Ein tragischer Arbeitsunfall ereignete sich am 2. Februar 2026 in Grasswil, Gemeinde Seeberg, Schweiz. Ein 61-jähriger Mann aus dem Kanton Bern starb, nachdem er während Forstarbeiten von einem Baumstamm eingeklemmt wurde. Der Notruf erreichte die Rettungskräfte kurz nach 17:05 Uhr, jedoch konnten die Einsatzkräfte nur noch den Tod des Mannes feststellen, der seinen schweren Verletzungen erlag.

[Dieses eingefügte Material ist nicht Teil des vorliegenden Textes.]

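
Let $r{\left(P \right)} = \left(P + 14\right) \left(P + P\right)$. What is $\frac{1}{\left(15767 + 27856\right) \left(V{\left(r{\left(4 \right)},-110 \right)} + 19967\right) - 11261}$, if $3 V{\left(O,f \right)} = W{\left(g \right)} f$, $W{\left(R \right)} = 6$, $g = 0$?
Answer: $\frac{1}{861412120} \approx 1.1609 \cdot 10^{-9}$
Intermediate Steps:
$r{\left(P \right)} = 2 P \left(14 + P\right)$ ($r{\left(P \right)} = \left(14 + P\right) 2 P = 2 P \left(14 + P\right)$)
$V{\left(O,f \right)} = 2 f$ ($V{\left(O,f \right)} = \frac{6 f}{3} = 2 f$)
$\frac{1}{\left(15767 + 27856\right) \left(V{\left(r{\left(4 \right)},-110 \right)} + 19967\right) - 11261} = \frac{1}{\left(15767 + 27856\right) \left(2 \left(-110\right) + 19967\right) - 11261} = \frac{1}{43623 \left(-220 + 19967\right) - 11261} = \frac{1}{43623 \cdot 19747 - 11261} = \frac{1}{861423381 - 11261} = \frac{1}{861412120}$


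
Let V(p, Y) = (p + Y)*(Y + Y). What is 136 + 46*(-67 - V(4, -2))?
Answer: -2578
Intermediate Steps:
V(p, Y) = 2*Y*(Y + p) (V(p, Y) = (Y + p)*(2*Y) = 2*Y*(Y + p))
136 + 46*(-67 - V(4, -2)) = 136 + 46*(-67 - 2*(-2)*(-2 + 4)) = 136 + 46*(-67 - 2*(-2)*2) = 136 + 46*(-67 - 1*(-8)) = 136 + 46*(-67 + 8) = 136 + 46*(-59) = 136 - 2714 = -2578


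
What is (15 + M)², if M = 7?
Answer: 484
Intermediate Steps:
(15 + M)² = (15 + 7)² = 22² = 484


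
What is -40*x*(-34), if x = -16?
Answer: -21760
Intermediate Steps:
-40*x*(-34) = -40*(-16)*(-34) = 640*(-34) = -21760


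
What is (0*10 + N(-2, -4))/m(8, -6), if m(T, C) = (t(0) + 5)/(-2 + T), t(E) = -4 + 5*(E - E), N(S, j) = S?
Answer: -12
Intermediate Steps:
t(E) = -4 (t(E) = -4 + 5*0 = -4 + 0 = -4)
m(T, C) = 1/(-2 + T) (m(T, C) = (-4 + 5)/(-2 + T) = 1/(-2 + T))
(0*10 + N(-2, -4))/m(8, -6) = (0*10 - 2)/(1/(-2 + 8)) = (0 - 2)/(1/6) = -2/⅙ = -2*6 = -12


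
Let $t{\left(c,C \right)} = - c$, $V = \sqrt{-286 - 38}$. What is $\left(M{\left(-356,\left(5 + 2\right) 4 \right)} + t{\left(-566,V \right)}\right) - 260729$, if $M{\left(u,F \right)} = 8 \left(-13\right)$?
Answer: $-260267$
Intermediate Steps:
$V = 18 i$ ($V = \sqrt{-324} = 18 i \approx 18.0 i$)
$M{\left(u,F \right)} = -104$
$\left(M{\left(-356,\left(5 + 2\right) 4 \right)} + t{\left(-566,V \right)}\right) - 260729 = \left(-104 - -566\right) - 260729 = \left(-104 + 566\right) - 260729 = 462 - 260729 = -260267$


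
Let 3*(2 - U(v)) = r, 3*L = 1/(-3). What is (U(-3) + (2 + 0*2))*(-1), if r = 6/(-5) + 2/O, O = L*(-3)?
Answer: -12/5 ≈ -2.4000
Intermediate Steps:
L = -⅑ (L = (⅓)/(-3) = (⅓)*(-⅓) = -⅑ ≈ -0.11111)
O = ⅓ (O = -⅑*(-3) = ⅓ ≈ 0.33333)
r = 24/5 (r = 6/(-5) + 2/(⅓) = 6*(-⅕) + 2*3 = -6/5 + 6 = 24/5 ≈ 4.8000)
U(v) = ⅖ (U(v) = 2 - ⅓*24/5 = 2 - 8/5 = ⅖)
(U(-3) + (2 + 0*2))*(-1) = (⅖ + (2 + 0*2))*(-1) = (⅖ + (2 + 0))*(-1) = (⅖ + 2)*(-1) = (12/5)*(-1) = -12/5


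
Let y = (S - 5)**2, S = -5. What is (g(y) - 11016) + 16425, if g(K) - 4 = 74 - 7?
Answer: 5480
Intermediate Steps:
y = 100 (y = (-5 - 5)**2 = (-10)**2 = 100)
g(K) = 71 (g(K) = 4 + (74 - 7) = 4 + 67 = 71)
(g(y) - 11016) + 16425 = (71 - 11016) + 16425 = -10945 + 16425 = 5480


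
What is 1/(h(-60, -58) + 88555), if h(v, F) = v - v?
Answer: 1/88555 ≈ 1.1292e-5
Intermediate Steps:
h(v, F) = 0
1/(h(-60, -58) + 88555) = 1/(0 + 88555) = 1/88555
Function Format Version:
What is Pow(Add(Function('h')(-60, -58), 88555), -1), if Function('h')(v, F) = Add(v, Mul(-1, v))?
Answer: Rational(1, 88555) ≈ 1.1292e-5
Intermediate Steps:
Function('h')(v, F) = 0
Pow(Add(Function('h')(-60, -58), 88555), -1) = Pow(Add(0, 88555), -1) = Pow(88555, -1) = Rational(1, 88555)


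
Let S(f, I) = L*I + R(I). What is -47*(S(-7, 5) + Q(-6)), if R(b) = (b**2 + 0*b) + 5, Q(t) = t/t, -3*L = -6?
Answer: -1927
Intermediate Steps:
L = 2 (L = -1/3*(-6) = 2)
Q(t) = 1
R(b) = 5 + b**2 (R(b) = (b**2 + 0) + 5 = b**2 + 5 = 5 + b**2)
S(f, I) = 5 + I**2 + 2*I (S(f, I) = 2*I + (5 + I**2) = 5 + I**2 + 2*I)
-47*(S(-7, 5) + Q(-6)) = -47*((5 + 5**2 + 2*5) + 1) = -47*((5 + 25 + 10) + 1) = -47*(40 + 1) = -47*41 = -1927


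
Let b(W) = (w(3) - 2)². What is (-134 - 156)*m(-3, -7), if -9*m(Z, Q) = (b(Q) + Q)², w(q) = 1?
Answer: 1160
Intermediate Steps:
b(W) = 1 (b(W) = (1 - 2)² = (-1)² = 1)
m(Z, Q) = -(1 + Q)²/9
(-134 - 156)*m(-3, -7) = (-134 - 156)*(-(1 - 7)²/9) = -(-290)*(-6)²/9 = -(-290)*36/9 = -290*(-4) = 1160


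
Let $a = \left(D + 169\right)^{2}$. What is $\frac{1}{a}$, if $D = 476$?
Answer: $\frac{1}{416025} \approx 2.4037 \cdot 10^{-6}$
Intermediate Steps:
$a = 416025$ ($a = \left(476 + 169\right)^{2} = 645^{2} = 416025$)
$\frac{1}{a} = \frac{1}{416025}$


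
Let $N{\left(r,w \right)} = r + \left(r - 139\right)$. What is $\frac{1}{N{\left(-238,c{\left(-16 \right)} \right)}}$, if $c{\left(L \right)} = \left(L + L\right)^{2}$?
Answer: $- \frac{1}{615} \approx -0.001626$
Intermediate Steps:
$c{\left(L \right)} = 4 L^{2}$ ($c{\left(L \right)} = \left(2 L\right)^{2} = 4 L^{2}$)
$N{\left(r,w \right)} = -139 + 2 r$ ($N{\left(r,w \right)} = r + \left(-139 + r\right) = -139 + 2 r$)
$\frac{1}{N{\left(-238,c{\left(-16 \right)} \right)}} = \frac{1}{-139 + 2 \left(-238\right)} = \frac{1}{-139 - 476} = \frac{1}{-615} = - \frac{1}{615}$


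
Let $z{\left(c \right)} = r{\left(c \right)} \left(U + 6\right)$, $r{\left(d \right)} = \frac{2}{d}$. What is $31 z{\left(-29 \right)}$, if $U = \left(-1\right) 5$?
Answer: $- \frac{62}{29} \approx -2.1379$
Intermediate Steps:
$U = -5$
$z{\left(c \right)} = \frac{2}{c}$ ($z{\left(c \right)} = \frac{2}{c} \left(-5 + 6\right) = \frac{2}{c} 1 = \frac{2}{c}$)
$31 z{\left(-29 \right)} = 31 \frac{2}{-29} = 31 \cdot 2 \left(- \frac{1}{29}\right) = 31 \left(- \frac{2}{29}\right) = - \frac{62}{29}$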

Umgehend leisteten anwesende Drittpersonen Erste Hilfe, doch die Maßnahmen reichten nicht aus. Der Vorfall zeigt einmal mehr die Gefahren, die mit der Forstarbeit verbunden sind. Trotz der kontinuierlichen Senkung der Unfallzahlen in der Forstwirtschaft bleibt die Schwere der Unfälle unverändert. Forstarbeiten erfordern hohe Konzentration und die Einhaltung strenger Sicherheitsvorschriften.

Ermittlungen und Unterstützung

Die Kantonspolizei Bern hat sofort eine Untersuchung eingeleitet, um den genauen Hergang des Unfalls zu klären. Es wird geprüft, ob die Sicherheitsvorschriften eingehalten wurden und ob technische Defekte eine Rolle spielten. Bei der Unfalluntersuchung werden auch Zeugen befragt und Spuren gesichert. Die Gemeinde Seeberg drückte ihr Mitgefühl den Angehörigen des Verstorbenen aus und bot Unterstützung an. Psychologische Betreuung wird sowohl für die Familie als auch für die Kollegen des Mannes bereitgestellt.

Forstarbeit gilt als ein gefährlicher Beruf. Die Risiken entstehen durch das unwegsame Gelände und den Einsatz schwerer Maschinen. Eine wichtige Rolle spielen auch Sicherheitsvorkehrungen wie Schutzkleidung und geprüfte Geräte, um das Risiko von Unfällen zu minimieren. Tödliche Unfälle in diesem Sektor sind alarmierend, besonders wenn man die Unfallstatistiken von Organisationen wie dem KWF in Betracht zieht.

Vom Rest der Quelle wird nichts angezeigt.